Kleiner Eingriff, große Wirkung

Die baulichen Eingriffe fügen sich symbiotisch in die historische Ufermauer ein. Dadurch entsteht wieder ein monumentales Ganzes. Die sechs Gewölbe am Rašín-Damm folgen dem fast kreisförmigen Bogen des oberen Teils der bestehenden Öffnungen. Der Entwurf selbst basiert auf einem kleinen Eingriff, der mehr nimmt, als er hinzufügt. Alte Fassaden aus Streckmetall und Steinkonstruktionen, die in die Brückenbögen der Ufermauer eingebaut waren, wurden abgerissen. Sie wurden durch großformatige Rundfenster ersetzt, die an Bullaugen erinnern. Aus Stahl und Glas gefertigt, lassen sie sich durch diagonale Drehung innerhalb des Rahmens öffnen.

Die „Wunderfenster“ von Prag

Die elliptischen, schwenkbaren Fenster sind vermutlich die weltweit größten ihrer Art: Ihr Durchmesser beträgt fünfeinhalb Meter. Sieben Zentimeter dick, liegt ihr Gewicht bei jeweils zweieinhalb Tonnen. Das Öffnen und Schließen erfolgt motorbetrieben. Die Bogenverkleidungen der alten Portale werden durch gestufte Steinvolumina ergänzt. Diese verbergen Installationsschacht, Klimaanlagen-Entlüftung und die Elemente des Hochwasserschutzes. Die vierzehn Gewölbe am Hořejší-Ufer verfügen über skulpturale Eingänge aus Stahl. Sie sind so gebogen, dass sie im geöffneten Zustand Gewölbe, Ufer- und Außenbereich verbinden.

Durchdachtes Innenleben

Im Zuge der Revitalisierung wurden alle bestehenden Einbauten und Böden entfernt. Verstärkte Bodenplatten für speziellen Hochwasserschutz wurden gelegt, Wände isoliert und vieles mehr. Design und Material der einzelnen Elemente der Gewölbe sind für alle Raumtypen einheitlich.

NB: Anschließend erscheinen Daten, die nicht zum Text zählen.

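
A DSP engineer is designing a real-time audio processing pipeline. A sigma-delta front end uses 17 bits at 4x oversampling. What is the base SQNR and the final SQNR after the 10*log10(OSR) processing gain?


Step 1 — baseline SQNR at Nyquist:
SQNR_base = 6.02*N + 1.76
          = 6.02*17 + 1.76
          = 104.1 dB

Step 2 — oversampling processing gain:
G = 10*log10(OSR) = 10*log10(4) = 6.02 dB

Step 3 — total:
SQNR_total = 104.1 + 6.02 = 110.12 dB

Base SQNR = 104.1 dB; oversampled SQNR = 110.12 dB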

Wände und Decken sind aus sandgestrahltem, die Böden aus gegossenem Beton. Leitungen und Haustechnik verbirgt Architekt Jandas Konzept geschickt in den Gewölbestrukturen. Die neuen Gewölbe am Moldau-Ufer von Prag sind barrierefrei. Und sie können ganzjährig genutzt werden. Auch ohne die Fenster in der kalten Saison schließen zu müssen. Dafür sorgt eine Kombination aus Fußbodenheizung, Klimaanlage mit Wärmerückgewinnung und Infrarotheizungen. Abwasser wird über ein Druckpumpensystem in die Kanalisation geleitet, die oberhalb des Dammes verläuft.

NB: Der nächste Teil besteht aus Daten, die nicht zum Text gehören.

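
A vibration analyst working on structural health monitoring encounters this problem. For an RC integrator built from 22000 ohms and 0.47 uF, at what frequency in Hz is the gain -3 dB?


Cutoff frequency of a first-order RC filter:
fc = 1 / (2 * pi * R * C)
C = 0.47 uF = 4.7e-07 F
fc = 1 / (2 * pi * 22000 * 4.7e-07)
   = 1 / 0.064968136076237
   = 15.392161 Hz

15.392161 Hz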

Verlockend und geheimnisvoll

Es sind viele Facetten, die Petr Jandas Design zur Wiederbelebung der Flusspromenade so sehenswert machen. Einerseits wirken die geschickt modernisierten Gewölbe wie ein wiederentdeckter Zugang zu den historischen Mysterien der Stadt. Andererseits locken sie zum bunten, absolut „heutigen“ Kultur- und Freizeit-Genuss. Das Ergebnis der bereits abgeschlossenen Projektphase passt perfekt zum „alten“, wie auch zum „neuen“ Prag. Dass es in hippen Reiseführern bislang kaum Erwähnung findet, dürfte sich bald ändern. Denn „instagrammable“ sind die extravaganten Bullaugen am Ufer allemal.

Stadterneuerung am Wasser

Jandas außergewöhnliches Werk in Prag ist ein Beispiel gekonnter Stadterneuerung am Wasser. Wie famos die Belebung urbaner Ufer sich auf die Lebensqualität auswirken kann, demonstrieren etwa auch Projekte wie Henning Larsens „Belfast Waterside“ oder die Revitalisierung der Kaiserlichen Werft in Danzig. Auch was in Prag in naher Zukunft folgen soll, hat das Potenzial, zum Hot-Tipp für Einheimische und Besucher zu werden. Die nächsten Phasen der Ufer-Revitalisierung umfassen nämlich nicht nur Stadtmobiliar wie Bänke, Trinkbrunnen und freistehende Toiletten. Auch ein schwimmender Terminal für Kreuzfahrtschiffe und ein Beleuchtungssystem sind vorgesehen.

Ein „Floating Pool“ für Prag

Ein besonderes Highlight steht ebenfalls auf der Agenda: Petr Jandas Plan für einen „Floating Pool“ in der Moldau, der an die Prager Tradition der Flussbäder anknüpft. Einem „Prague Morning“-Bericht zufolge, könnte dieses Schwimmbad schon innerhalb der kommenden zwei Jahre fertiggestellt werden. Mit einem Jury-Preis bei den begehrten A + Awards wurde es jedenfalls schon jetzt bedacht.